“…just as God intended!”
~ Buster Hughes, referring to an e/m controller running the signals at a Baltimore intersection
While some of my signals are running nicely on hobby circuit board controllers – Sean Breen in Canada being my favorite provider of these – there’s something special about the look and sound of an electro-mechanical (e/m) controller. These old devices use outdated but fascinating technology, implemented in a variety of ways, to run signals. Here are the e/m controllers that I have owned.
1960s Eagle EF-20
In June 2019, after five years without hearing that familiar “ker-chunk” of an e/m controller in my collection, I acquired a working 1960s Eagle EF-20 put together from parts by Andrew Brent in Ohio. The controller unit itself (the pale green box with the timer dial window) was legally procured years ago from Lewiston, Idaho surplus by a signal technician/collector in the Pacific NW.
The controller was sold to me already configured for two-way vehicular and pedestrian motion with solid-state flash, so my tasks were simply to wire the signals and power chord to the back panel and to paint the cabinet. I brushed on Sherwin-Williams Ripe Olive Green in satin.

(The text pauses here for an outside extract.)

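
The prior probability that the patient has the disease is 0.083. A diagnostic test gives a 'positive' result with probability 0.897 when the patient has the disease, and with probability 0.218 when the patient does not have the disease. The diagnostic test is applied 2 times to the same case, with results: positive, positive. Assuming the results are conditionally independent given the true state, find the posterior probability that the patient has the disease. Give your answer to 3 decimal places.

Posterior P(H) ≈ 0.605

With H the event that the patient has the disease, the joint likelihood of the observed sequence is P(data|H) = 0.897·0.897 = 0.80461 and P(data|¬H) = 0.218·0.218 = 0.047524.
Bayes: P(H|data) = 0.083·0.80461 / (0.083·0.80461 + 0.917·0.047524) = 0.066783/0.11036 = 0.6051.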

== Youtube video of the EF-20 in action ==
2000 General Traffic Equipment (GTE)
The previous e/m controller I owned was a General Traffic Equipment (GTE) controller built in 2000 that was retired from Brooklyn, NY. I picked this one up from the GTE warehouse in Newburgh, NY in 2012. Steven Gambara helped me set it up. I have posted some Youtube videos of this controller, linked below:
1993 GTE Model B3
My first controller was a GTE Model B3 controller made for New Orleans in 1993. This manufacture date came as a surprise to me – up to that time, I had assumed that e/m controllers ceased to be manufactured sometime around 1970. I acquired this controller from a very nice collector who shipped it to me from Louisiana in 2003. I had it running my lights when my kids were just little tots playing around them in the basement…great memories!
The highlighted detail in the photo on the left is a mechanical flasher with two fingers for alternate flash. It was kind of interesting that such a new controller still used this sort of mechanism rather than a solid state flasher.